Oh! She should have thought of that. Of course, everyone in the bar would be a suspect. "Tall red-head. Male, so not your type," she added a little sadly. "Dressed in a suit that stuck out like a sore thumb. I met up with him as a favor to a friend, we had lunch, and then I left the bar and ran right into Lieutenant McKenzie and tried to give him first aid. I spotted his dogtags and called you." She hoped Turlough's ID would pass muster.

"And McKenzie was dressed in black? Because it sounds like your friend saw the fight that precipitated the murder."

"That's good then, Gibbs." She reached up and kissed him on the cheek. "He can give us a description and then we can put this guy away." She might have been taking this case a little too personally, but having a Navy Officer die in her arms did that to her.

Turlough had been wondering if he could ask for a book when one of the agents walked in and asked him to come to the morgue to identify the body. Not the way he'd planned to spend the day, but he supposed it was inevitable. Lieutenant McKenzie turned out to be the man who'd stayed in the bar after the fight. Apparently his sparring partner had hovered outside the bar until he'd left and then attacked him. After that, it was simple. He provided Abby with a sketch of the other man and was told not to leave town for a few days. Not that he'd been planning to.

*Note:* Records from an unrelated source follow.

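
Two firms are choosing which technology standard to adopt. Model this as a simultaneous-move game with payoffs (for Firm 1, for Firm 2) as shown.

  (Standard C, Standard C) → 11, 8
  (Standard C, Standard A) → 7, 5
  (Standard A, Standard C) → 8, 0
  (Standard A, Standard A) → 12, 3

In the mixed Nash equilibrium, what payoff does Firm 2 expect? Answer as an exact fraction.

4

Firm 1 mixes with probability p on Standard C, chosen so Firm 2 is indifferent: 8p + 0(1−p) = 5p + 3(1−p) gives p = 1/2.
Firm 2's expected payoff is 8·1/2 + 0·1/2 = 4.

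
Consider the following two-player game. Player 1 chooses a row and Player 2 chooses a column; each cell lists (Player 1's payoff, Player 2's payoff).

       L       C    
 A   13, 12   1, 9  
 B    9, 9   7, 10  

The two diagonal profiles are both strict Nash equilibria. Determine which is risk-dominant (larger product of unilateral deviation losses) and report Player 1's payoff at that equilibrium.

At (A, L): Player 1 loses 13 − 9 = 4 by deviating; Player 2 loses 12 − 9 = 3. Product = 4·3 = 12.
At (B, C): Player 1 loses 7 − 1 = 6 by deviating; Player 2 loses 10 − 9 = 1. Product = 6·1 = 6.
12 > 6, so (A, L) is risk-dominant. Player 1's payoff there is 13.

13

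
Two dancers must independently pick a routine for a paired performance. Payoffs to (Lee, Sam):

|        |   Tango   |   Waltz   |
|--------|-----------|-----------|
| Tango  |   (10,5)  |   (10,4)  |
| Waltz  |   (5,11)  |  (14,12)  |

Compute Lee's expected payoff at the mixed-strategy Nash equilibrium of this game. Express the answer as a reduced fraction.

10

Sam mixes with probability q on Tango, chosen so Lee is indifferent: 10q + 10(1−q) = 5q + 14(1−q) gives q = 4/9.
Lee's expected payoff (from either row, since indifferent) is 10·4/9 + 10·5/9 = 10.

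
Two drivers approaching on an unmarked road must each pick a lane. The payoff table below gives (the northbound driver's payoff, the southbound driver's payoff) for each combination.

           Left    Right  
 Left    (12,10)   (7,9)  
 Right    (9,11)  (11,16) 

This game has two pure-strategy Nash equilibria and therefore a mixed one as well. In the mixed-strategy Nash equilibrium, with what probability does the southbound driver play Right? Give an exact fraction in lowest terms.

3/7

The southbound driver's mix q on Left must make the northbound driver indifferent between Left and Right.
The northbound driver's payoff from Left: 12q + 7(1−q). From Right: 9q + 11(1−q).
Set equal: 3q = 4(1−q) → q = 4/7.
Probability on Right is 1 − 4/7 = 3/7.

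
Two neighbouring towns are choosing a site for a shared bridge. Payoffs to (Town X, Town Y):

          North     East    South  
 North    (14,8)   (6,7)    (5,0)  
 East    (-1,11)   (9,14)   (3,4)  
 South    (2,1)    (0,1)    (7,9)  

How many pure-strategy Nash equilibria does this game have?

3

Both North: Town X gets 14 (best alternative 2); Town Y gets 8 (best alternative 7). Neither deviates — NE.
Both East: Town X gets 9 (best alternative 6); Town Y gets 14 (best alternative 11). Neither deviates — NE.
Both South: Town X gets 7 (best alternative 5); Town Y gets 9 (best alternative 1). Neither deviates — NE.
(North, South) is not a NE: Town X would switch to South (7 > 5).
No other cell survives both best-response checks, so there are 3 pure NE.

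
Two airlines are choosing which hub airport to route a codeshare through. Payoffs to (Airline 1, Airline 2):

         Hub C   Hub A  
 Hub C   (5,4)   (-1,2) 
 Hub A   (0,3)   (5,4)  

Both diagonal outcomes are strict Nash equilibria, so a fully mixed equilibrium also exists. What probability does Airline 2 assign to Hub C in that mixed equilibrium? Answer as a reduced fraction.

Airline 2's mix q on Hub C must make Airline 1 indifferent between Hub C and Hub A.
Airline 1's payoff from Hub C: 5q + (-1)(1−q). From Hub A: 0q + 5(1−q).
Set equal: 5q = 6(1−q) → q = 6/11.

6/11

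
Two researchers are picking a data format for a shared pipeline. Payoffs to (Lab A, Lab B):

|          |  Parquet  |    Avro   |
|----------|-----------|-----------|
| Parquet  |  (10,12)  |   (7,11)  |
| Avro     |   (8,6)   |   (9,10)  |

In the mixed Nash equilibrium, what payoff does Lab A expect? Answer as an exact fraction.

17/2

Lab B mixes with probability q on Parquet, chosen so Lab A is indifferent: 10q + 7(1−q) = 8q + 9(1−q) gives q = 1/2.
Lab A's expected payoff (from either row, since indifferent) is 10·1/2 + 7·1/2 = 17/2.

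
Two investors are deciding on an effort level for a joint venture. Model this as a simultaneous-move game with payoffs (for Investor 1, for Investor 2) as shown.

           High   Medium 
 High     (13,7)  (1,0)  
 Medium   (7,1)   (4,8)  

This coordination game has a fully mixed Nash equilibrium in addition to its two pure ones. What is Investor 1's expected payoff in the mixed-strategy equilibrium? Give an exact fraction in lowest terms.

Investor 2 mixes with probability q on High, chosen so Investor 1 is indifferent: 13q + 1(1−q) = 7q + 4(1−q) gives q = 1/3.
Investor 1's expected payoff (from either row, since indifferent) is 13·1/3 + 1·2/3 = 5.

5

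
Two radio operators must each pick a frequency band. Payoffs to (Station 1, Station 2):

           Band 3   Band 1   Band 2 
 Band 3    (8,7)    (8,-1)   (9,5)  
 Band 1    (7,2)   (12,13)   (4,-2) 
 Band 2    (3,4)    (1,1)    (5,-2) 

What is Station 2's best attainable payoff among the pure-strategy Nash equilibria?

13

Both Band 3 is a pure NE (Station 1: 8 ≥ 7; Station 2: 7 ≥ 5). Station 2 gets 7.
Both Band 1 is a pure NE (Station 1: 12 ≥ 8; Station 2: 13 ≥ 2). Station 2 gets 13.
Every other cell has a profitable deviation for at least one player. Highest of {7, 13} is 13.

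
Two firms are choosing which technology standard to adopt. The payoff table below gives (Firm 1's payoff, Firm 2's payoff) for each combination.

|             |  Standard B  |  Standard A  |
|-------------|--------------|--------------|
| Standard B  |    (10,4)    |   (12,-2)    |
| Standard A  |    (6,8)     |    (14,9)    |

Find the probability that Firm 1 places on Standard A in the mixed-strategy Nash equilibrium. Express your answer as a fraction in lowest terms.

6/7

Firm 1's mix p on Standard B must make Firm 2 indifferent between Standard B and Standard A.
Firm 2's payoff from Standard B: 4p + 8(1−p). From Standard A: (-2)p + 9(1−p).
Set equal: 6p = 1(1−p) → p = 1/7.
Probability on Standard A is 1 − 1/7 = 6/7.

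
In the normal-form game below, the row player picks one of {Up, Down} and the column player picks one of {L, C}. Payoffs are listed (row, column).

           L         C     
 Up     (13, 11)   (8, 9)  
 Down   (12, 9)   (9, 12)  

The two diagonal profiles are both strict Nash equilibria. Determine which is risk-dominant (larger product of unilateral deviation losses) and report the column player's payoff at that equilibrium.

12

At (Up, L): the row player loses 13 − 12 = 1 by deviating; the column player loses 11 − 9 = 2. Product = 1·2 = 2.
At (Down, C): the row player loses 9 − 8 = 1 by deviating; the column player loses 12 − 9 = 3. Product = 1·3 = 3.
3 > 2, so (Down, C) is risk-dominant. The column player's payoff there is 12.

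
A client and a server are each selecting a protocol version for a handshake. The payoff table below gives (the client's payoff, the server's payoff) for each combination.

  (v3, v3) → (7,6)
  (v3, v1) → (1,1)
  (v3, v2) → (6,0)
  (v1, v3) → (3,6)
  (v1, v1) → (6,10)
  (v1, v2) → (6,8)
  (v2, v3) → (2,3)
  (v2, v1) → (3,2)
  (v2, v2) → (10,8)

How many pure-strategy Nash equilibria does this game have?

3

Both v3: the client gets 7 (best alternative 3); the server gets 6 (best alternative 1). Neither deviates — NE.
Both v1: the client gets 6 (best alternative 3); the server gets 10 (best alternative 8). Neither deviates — NE.
Both v2: the client gets 10 (best alternative 6); the server gets 8 (best alternative 3). Neither deviates — NE.
(v3, v2) is not a NE: the client would switch to v2 (10 > 6).
No other cell survives both best-response checks, so there are 3 pure NE.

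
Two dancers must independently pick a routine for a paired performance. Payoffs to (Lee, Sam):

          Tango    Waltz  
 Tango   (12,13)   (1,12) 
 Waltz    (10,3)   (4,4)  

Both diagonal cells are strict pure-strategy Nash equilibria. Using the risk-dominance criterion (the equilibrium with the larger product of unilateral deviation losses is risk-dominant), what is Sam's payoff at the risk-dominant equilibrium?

4

At both Tango: Lee loses 12 − 10 = 2 by deviating; Sam loses 13 − 12 = 1. Product = 2·1 = 2.
At both Waltz: Lee loses 4 − 1 = 3 by deviating; Sam loses 4 − 3 = 1. Product = 3·1 = 3.
3 > 2, so both Waltz is risk-dominant. Sam's payoff there is 4.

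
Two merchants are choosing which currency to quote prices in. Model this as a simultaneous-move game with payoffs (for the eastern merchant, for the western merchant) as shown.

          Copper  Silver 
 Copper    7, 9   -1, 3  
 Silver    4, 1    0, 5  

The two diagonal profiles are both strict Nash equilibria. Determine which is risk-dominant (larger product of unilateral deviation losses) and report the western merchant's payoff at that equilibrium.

At both Copper: the eastern merchant loses 7 − 4 = 3 by deviating; the western merchant loses 9 − 3 = 6. Product = 3·6 = 18.
At both Silver: the eastern merchant loses 0 − (-1) = 1 by deviating; the western merchant loses 5 − 1 = 4. Product = 1·4 = 4.
18 > 4, so both Copper is risk-dominant. The western merchant's payoff there is 9.

9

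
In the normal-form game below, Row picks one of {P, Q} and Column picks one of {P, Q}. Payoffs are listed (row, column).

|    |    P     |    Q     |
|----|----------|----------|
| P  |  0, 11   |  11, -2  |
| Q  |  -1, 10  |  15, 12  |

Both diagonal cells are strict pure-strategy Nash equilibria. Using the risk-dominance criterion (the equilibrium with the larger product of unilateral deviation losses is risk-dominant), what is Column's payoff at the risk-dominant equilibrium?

At both P: Row loses 0 − (-1) = 1 by deviating; Column loses 11 − (-2) = 13. Product = 1·13 = 13.
At both Q: Row loses 15 − 11 = 4 by deviating; Column loses 12 − 10 = 2. Product = 4·2 = 8.
13 > 8, so both P is risk-dominant. Column's payoff there is 11.

11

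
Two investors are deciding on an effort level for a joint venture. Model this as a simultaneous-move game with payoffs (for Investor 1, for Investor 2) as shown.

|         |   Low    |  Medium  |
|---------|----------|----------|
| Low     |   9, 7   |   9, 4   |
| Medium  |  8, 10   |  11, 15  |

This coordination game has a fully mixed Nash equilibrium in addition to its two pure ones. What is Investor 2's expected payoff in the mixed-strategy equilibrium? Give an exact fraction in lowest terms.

65/8

Investor 1 mixes with probability p on Low, chosen so Investor 2 is indifferent: 7p + 10(1−p) = 4p + 15(1−p) gives p = 5/8.
Investor 2's expected payoff is 7·5/8 + 10·3/8 = 65/8.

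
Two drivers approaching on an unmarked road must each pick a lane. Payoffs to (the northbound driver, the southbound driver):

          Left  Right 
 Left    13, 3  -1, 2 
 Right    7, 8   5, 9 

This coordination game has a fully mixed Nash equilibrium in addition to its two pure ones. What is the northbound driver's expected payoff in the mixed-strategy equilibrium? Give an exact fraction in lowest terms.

6

The southbound driver mixes with probability q on Left, chosen so the northbound driver is indifferent: 13q + (-1)(1−q) = 7q + 5(1−q) gives q = 1/2.
The northbound driver's expected payoff (from either row, since indifferent) is 13·1/2 + (-1)·1/2 = 6.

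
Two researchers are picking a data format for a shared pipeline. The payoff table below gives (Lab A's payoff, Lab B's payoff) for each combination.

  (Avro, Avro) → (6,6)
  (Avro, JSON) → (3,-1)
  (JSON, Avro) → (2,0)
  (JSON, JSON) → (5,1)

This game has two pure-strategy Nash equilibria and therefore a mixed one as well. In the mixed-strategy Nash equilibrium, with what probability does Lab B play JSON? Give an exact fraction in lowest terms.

Lab B's mix q on Avro must make Lab A indifferent between Avro and JSON.
Lab A's payoff from Avro: 6q + 3(1−q). From JSON: 2q + 5(1−q).
Set equal: 4q = 2(1−q) → q = 2/6 = 1/3.
Probability on JSON is 1 − 1/3 = 2/3.

2/3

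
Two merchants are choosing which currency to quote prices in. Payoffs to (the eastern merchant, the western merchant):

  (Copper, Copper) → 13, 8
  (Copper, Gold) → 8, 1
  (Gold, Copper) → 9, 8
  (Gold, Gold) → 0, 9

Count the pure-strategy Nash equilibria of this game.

Both Copper: the eastern merchant gets 13 (best alternative 9); the western merchant gets 8 (best alternative 1). Neither deviates — NE.
Both Gold is not a NE: the eastern merchant would switch to Copper (8 > 0).
No other cell survives both best-response checks, so there is 1 pure NE.

1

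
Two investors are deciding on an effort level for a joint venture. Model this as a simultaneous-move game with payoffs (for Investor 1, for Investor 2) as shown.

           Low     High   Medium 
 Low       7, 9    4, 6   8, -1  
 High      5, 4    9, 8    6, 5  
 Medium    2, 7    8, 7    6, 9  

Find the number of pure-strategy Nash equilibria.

2

Both Low: Investor 1 gets 7 (best alternative 5); Investor 2 gets 9 (best alternative 6). Neither deviates — NE.
Both High: Investor 1 gets 9 (best alternative 8); Investor 2 gets 8 (best alternative 5). Neither deviates — NE.
Both Medium is not a NE: Investor 1 would switch to Low (8 > 6).
No other cell survives both best-response checks, so there are 2 pure NE.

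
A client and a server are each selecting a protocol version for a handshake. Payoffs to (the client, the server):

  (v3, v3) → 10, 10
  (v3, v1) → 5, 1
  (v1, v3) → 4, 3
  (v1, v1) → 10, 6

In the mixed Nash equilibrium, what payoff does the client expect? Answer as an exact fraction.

80/11

The server mixes with probability q on v3, chosen so the client is indifferent: 10q + 5(1−q) = 4q + 10(1−q) gives q = 5/11.
The client's expected payoff (from either row, since indifferent) is 10·5/11 + 5·6/11 = 80/11.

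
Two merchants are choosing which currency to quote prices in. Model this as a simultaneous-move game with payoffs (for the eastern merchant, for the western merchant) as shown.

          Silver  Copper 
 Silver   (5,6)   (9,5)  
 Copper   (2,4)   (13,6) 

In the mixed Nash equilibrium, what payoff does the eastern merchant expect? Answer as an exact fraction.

47/7

The western merchant mixes with probability q on Silver, chosen so the eastern merchant is indifferent: 5q + 9(1−q) = 2q + 13(1−q) gives q = 4/7.
The eastern merchant's expected payoff (from either row, since indifferent) is 5·4/7 + 9·3/7 = 47/7.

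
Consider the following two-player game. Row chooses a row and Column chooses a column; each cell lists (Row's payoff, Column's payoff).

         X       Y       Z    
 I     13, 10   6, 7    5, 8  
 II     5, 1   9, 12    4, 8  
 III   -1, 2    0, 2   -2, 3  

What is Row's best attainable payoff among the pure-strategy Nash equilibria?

(I, X) is a pure NE (Row: 13 ≥ 5; Column: 10 ≥ 8). Row gets 13.
(II, Y) is a pure NE (Row: 9 ≥ 6; Column: 12 ≥ 8). Row gets 9.
Every other cell has a profitable deviation for at least one player. Highest of {13, 9} is 13.

13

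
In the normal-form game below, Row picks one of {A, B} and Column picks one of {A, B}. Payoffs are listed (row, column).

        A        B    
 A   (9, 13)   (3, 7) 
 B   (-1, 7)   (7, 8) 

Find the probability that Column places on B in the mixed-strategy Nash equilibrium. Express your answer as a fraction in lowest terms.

5/7

Column's mix q on A must make Row indifferent between A and B.
Row's payoff from A: 9q + 3(1−q). From B: (-1)q + 7(1−q).
Set equal: 10q = 4(1−q) → q = 4/14 = 2/7.
Probability on B is 1 − 2/7 = 5/7.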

It didn't even take that long. Abby called his mobile that very night to tell him they'd caught the murderer. Turlough took the opportunity to apologise to her in case he'd got her into trouble with her boss, but she said not to worry about it. They chatted for a few minutes, and then he returned to his report on his trip thus far. He'd omit the murder investigation; it was hardly relevant to his mission here and now that it was safely concluded, he could put it out of his mind and hope the rest of his trip would go more smoothly.

And people wondered why he hated coming back to Earth.